In the old times, if you created a "partial index" with a condition of "field_foo IS TRUE" it would not match queries asking for "field_foo = TRUE" (it did actual text matching). Probably some of that is improved today.
> They have some random parts but when analyzed in sets, a large chunk of the binary layout is clearly metadata, including embedded timestamps, shard and reference keys, and versioning, in varying combinations depending on the service.
100% this. Context is everything, and advice without understanding context should be suspect at best.
That said, I've found that contexts can change. Personally I started with the database being local (send single). It the migrated to remote (web), after that to distributed and from there to mobile.
As contexts gave changed I've found we needed to switch to UUID (and the switch was a pain.) A lot of our problems would simply not exist if we'd used uuid from the start.
So now my "default advice" is uuid, unless there's a -specific- reason not to. For me, performance is not that reason (your database outlives multiple generations of hardware, and faster hardware will dwarf optimisation-via-data-type.)
And don't get me started on natural versus surrogate identifiers- that ship sailed decades ago.)
Generally, the principles of separation of concerns and mechanical sympathy should be top of mind when designing a lasting and purposeful database schema.
Finally, since folks often say “I like stripe’s typed random IDs” in these kind of threads: Stripe are lying when they say their IDs are random.
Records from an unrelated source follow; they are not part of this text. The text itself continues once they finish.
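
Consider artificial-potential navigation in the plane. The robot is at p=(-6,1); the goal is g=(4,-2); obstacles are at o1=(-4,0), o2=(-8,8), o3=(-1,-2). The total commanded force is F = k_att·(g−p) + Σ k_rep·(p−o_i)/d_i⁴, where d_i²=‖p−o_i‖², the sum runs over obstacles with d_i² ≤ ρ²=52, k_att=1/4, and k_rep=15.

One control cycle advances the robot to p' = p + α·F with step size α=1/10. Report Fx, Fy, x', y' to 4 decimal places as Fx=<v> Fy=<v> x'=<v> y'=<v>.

F_att = 1/4·(g−p) = 1/4·(10,-3) = (2.5000,-0.7500)
o1: d²=5 ≤ ρ²=52; F_rep = 15·(-2,1)/5² = (-1.2000,0.6000)
o2: d²=53 > ρ²=52 → inactive
o3: d²=34 ≤ ρ²=52; F_rep = 15·(-5,3)/34² = (-0.0649,0.0389)
F = F_att + ΣF_rep = (1.2351,-0.1111)
p' = p + 1/10·F = (-5.8765,0.9889)

Fx=1.2351 Fy=-0.1111 x'=-5.8765 y'=0.9889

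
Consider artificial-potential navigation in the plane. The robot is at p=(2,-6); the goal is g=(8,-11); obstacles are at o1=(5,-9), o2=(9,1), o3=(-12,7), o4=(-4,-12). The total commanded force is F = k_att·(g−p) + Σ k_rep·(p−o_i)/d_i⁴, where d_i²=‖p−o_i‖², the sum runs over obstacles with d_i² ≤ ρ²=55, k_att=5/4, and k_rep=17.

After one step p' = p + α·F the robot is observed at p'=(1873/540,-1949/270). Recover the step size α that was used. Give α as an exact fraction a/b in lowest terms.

α = 1/5

F_att = 5/4·(g−p) = 5/4·(6,-5) = (7.5000,-6.2500)
o1: d²=18 ≤ ρ²=55; F_rep = 17·(-3,3)/18² = (-0.1574,0.1574)
o2: d²=98 > ρ²=55 → inactive
o3: d²=365 > ρ²=55 → inactive
o4: d²=72 > ρ²=55 → inactive
F = F_att + ΣF_rep = (7.3426,-6.0926)
Δp = p'−p = (1.4685,-1.2185); α = Δx/Fx = (793/540) / (793/108) = 1/5
check: Δy/Fy = (-329/270) / (-329/54) = 1/5 ✓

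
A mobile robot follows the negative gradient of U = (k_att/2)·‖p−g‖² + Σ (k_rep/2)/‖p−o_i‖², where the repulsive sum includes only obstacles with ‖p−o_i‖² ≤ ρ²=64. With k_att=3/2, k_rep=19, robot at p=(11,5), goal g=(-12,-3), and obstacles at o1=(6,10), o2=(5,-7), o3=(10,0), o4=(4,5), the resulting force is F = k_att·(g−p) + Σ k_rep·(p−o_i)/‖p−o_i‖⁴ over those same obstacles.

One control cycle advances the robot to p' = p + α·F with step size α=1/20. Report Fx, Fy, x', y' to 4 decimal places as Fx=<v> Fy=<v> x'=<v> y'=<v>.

Fx=-34.3785 Fy=-11.8975 x'=9.2811 y'=4.4051

F_att = 3/2·(g−p) = 3/2·(-23,-8) = (-34.5000,-12.0000)
o1: d²=50 ≤ ρ²=64; F_rep = 19·(5,-5)/50² = (0.0380,-0.0380)
o2: d²=180 > ρ²=64 → inactive
o3: d²=26 ≤ ρ²=64; F_rep = 19·(1,5)/26² = (0.0281,0.1405)
o4: d²=49 ≤ ρ²=64; F_rep = 19·(7,0)/49² = (0.0554,0.0000)
F = F_att + ΣF_rep = (-34.3785,-11.8975)
p' = p + 1/20·F = (9.2811,4.4051)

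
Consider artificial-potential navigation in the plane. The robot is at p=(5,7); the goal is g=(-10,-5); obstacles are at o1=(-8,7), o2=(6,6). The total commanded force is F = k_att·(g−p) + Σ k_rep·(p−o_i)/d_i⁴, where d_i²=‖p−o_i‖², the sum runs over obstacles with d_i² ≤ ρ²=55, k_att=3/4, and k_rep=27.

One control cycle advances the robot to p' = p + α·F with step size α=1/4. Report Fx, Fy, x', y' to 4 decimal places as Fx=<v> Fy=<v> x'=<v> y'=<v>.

Fx=-18.0000 Fy=-2.2500 x'=0.5000 y'=6.4375

F_att = 3/4·(g−p) = 3/4·(-15,-12) = (-11.2500,-9.0000)
o1: d²=169 > ρ²=55 → inactive
o2: d²=2 ≤ ρ²=55; F_rep = 27·(-1,1)/2² = (-6.7500,6.7500)
F = F_att + ΣF_rep = (-18.0000,-2.2500)
p' = p + 1/4·F = (0.5000,6.4375)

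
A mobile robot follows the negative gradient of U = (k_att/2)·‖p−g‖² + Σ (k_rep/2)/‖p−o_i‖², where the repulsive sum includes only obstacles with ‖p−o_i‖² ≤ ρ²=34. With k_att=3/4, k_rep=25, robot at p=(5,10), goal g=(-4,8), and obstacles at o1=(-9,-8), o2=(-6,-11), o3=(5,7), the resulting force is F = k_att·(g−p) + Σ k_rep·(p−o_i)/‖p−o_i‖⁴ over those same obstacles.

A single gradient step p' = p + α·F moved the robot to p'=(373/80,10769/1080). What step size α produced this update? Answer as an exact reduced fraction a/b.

α = 1/20

F_att = 3/4·(g−p) = 3/4·(-9,-2) = (-6.7500,-1.5000)
o1: d²=520 > ρ²=34 → inactive
o2: d²=562 > ρ²=34 → inactive
o3: d²=9 ≤ ρ²=34; F_rep = 25·(0,3)/9² = (0.0000,0.9259)
F = F_att + ΣF_rep = (-6.7500,-0.5741)
Δp = p'−p = (-0.3375,-0.0287); α = Δx/Fx = (-27/80) / (-27/4) = 1/20
check: Δy/Fy = (-31/1080) / (-31/54) = 1/20 ✓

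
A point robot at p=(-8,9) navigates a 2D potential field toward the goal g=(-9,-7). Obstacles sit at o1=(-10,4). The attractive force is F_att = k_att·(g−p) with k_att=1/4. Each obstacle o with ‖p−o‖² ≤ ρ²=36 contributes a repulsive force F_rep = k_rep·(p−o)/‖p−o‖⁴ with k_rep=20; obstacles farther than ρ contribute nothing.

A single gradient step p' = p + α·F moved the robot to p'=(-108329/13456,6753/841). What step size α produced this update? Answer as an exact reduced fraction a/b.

F_att = 1/4·(g−p) = 1/4·(-1,-16) = (-0.2500,-4.0000)
o1: d²=29 ≤ ρ²=36; F_rep = 20·(2,5)/29² = (0.0476,0.1189)
F = F_att + ΣF_rep = (-0.2024,-3.8811)
Δp = p'−p = (-0.0506,-0.9703); α = Δx/Fx = (-681/13456) / (-681/3364) = 1/4
check: Δy/Fy = (-816/841) / (-3264/841) = 1/4 ✓

α = 1/4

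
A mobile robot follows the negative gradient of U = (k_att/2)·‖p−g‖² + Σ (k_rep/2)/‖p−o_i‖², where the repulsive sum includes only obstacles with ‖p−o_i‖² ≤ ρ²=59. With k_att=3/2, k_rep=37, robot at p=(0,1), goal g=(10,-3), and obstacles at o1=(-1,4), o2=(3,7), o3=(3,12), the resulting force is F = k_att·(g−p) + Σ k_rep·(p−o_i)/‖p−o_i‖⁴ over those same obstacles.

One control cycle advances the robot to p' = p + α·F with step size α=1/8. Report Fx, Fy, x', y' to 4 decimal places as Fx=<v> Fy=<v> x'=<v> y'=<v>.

Fx=15.3152 Fy=-7.2196 x'=1.9144 y'=0.0975

F_att = 3/2·(g−p) = 3/2·(10,-4) = (15.0000,-6.0000)
o1: d²=10 ≤ ρ²=59; F_rep = 37·(1,-3)/10² = (0.3700,-1.1100)
o2: d²=45 ≤ ρ²=59; F_rep = 37·(-3,-6)/45² = (-0.0548,-0.1096)
o3: d²=130 > ρ²=59 → inactive
F = F_att + ΣF_rep = (15.3152,-7.2196)
p' = p + 1/8·F = (1.9144,0.0975)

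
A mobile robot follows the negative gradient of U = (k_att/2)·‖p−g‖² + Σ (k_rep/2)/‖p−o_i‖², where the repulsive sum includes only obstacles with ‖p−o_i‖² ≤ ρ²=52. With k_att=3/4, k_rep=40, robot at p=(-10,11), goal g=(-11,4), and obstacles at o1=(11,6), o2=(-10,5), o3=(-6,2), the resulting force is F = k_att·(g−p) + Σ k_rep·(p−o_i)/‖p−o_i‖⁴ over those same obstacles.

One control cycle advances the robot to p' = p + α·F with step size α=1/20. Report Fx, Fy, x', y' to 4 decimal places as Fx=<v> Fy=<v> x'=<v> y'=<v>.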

They have some random parts but when analyzed in sets, a large chunk of the binary layout is clearly metadata, including embedded timestamps, shard and reference keys, and versioning, in varying combinations depending on the service. I estimate they typically have 48-64 bits of randomness. That’s still plenty for most systems; you can do the same. Personally I am very fond of base58-encoded AES-encrypted bigserial+HMAC locators with a leading type prefix and a trailing metadata digit, and you can in a pinch even do this inside the database with plv8.